The Freeman: Ideas on Liberty – June 2007 – Vol. 57 No. 5
Kevin Carson is the author of Studies in Mutualist Political Economy. He blogs at Mutualist Blog: Free Market Anti-Capitalism.
The present article comes out of his work on a forthcoming book on anarchist organization theory.
The general lines of Ludwig von Mises’s rational-calculation argument are well known. A market in factors of production is necessary for pricing production inputs so that a planner may allocate them rationally. The problem has nothing to do either with the volume of data or with agency problems. The question, rather, as Peter Klein put it, is “[h]ow does the principal know what to tell the agent to do?”
This calculation argument can be applied not only to a state-planned economy, but also to the internal planning of the large corporation under interventionism, or state capitalism. (By state capitalism, I refer to the means by which, as Murray Rothbard said, “our corporate state uses the coercive taxing power either to accumulate corporate capital or to lower corporate costs,” in addition to cartelizing markets through regulations, enforcing artificial property rights like “intellectual property,” and otherwise protecting privilege against competition.)

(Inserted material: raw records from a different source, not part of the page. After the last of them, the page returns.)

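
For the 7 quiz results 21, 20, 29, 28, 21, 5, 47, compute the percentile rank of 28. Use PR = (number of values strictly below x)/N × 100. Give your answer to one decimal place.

57.1

N = 7.
Strictly below 28: 4. Equal to 28: 1.
PR = 4/7 × 100 = 57.1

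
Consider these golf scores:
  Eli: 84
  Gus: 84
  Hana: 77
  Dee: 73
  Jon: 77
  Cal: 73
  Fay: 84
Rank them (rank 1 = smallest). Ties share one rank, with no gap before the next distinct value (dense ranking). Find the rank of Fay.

3

Sorted (ascending): 73, 73, 77, 77, 84, 84, 84
The 2 values of 73 share dense rank 1.
The 2 values of 77 share dense rank 2.
The 3 values of 84 share dense rank 3.
Fay has value 84 → rank 3.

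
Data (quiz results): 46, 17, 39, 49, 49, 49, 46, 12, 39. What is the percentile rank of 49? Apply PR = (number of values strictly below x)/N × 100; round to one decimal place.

66.7

N = 9.
Strictly below 49: 6. Equal to 49: 3.
PR = 6/9 × 100 = 66.7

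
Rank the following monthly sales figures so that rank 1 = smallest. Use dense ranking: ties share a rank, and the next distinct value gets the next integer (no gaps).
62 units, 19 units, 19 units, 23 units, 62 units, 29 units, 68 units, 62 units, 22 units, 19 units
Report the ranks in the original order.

5, 1, 1, 3, 5, 4, 6, 5, 2, 1

Sorted (ascending): 19, 19, 19, 22, 23, 29, 62, 62, 62, 68
The 3 values of 19 share dense rank 1.
The 3 values of 62 share dense rank 5.
Remaining distinct values take the next consecutive integers.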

Rothbard developed the economic calculation argument in just this way. He argued that the further removed the internal transfer pricing of a corporation became from real market prices, the more internal allocation of resources was characterized by calculational chaos.
Mises’s calculation argument can be applied to the large corporation – both under state capitalism and to some extent in the free market – in another way not considered by Rothbard. The basic cause of calculational chaos, as Mises understood it, was the separation of entrepreneurial from technical knowledge and the attempt to make production decisions based on technical considerations alone, without regard to such entrepreneurial considerations as factor pricing. But the principle also works the other way: production decisions based solely on input and product prices, without regard to the details of production (the typical MBA practice of considering only finance and marketing, while treating the production process as a black box), also result in calculational chaos.
The chief focus of this article, however, is Mises’s calculation argument in the light of distributed information. F. A. Hayek, in “The Uses of Knowledge in Society,” raised a new problem: not the generation or source of data, but the sheer volume of data to be processed. In so doing, he is commonly understood to have opened a second front in Mises’s war against state planning. But in fact his argument was almost as damaging to Mises as to the collectivists.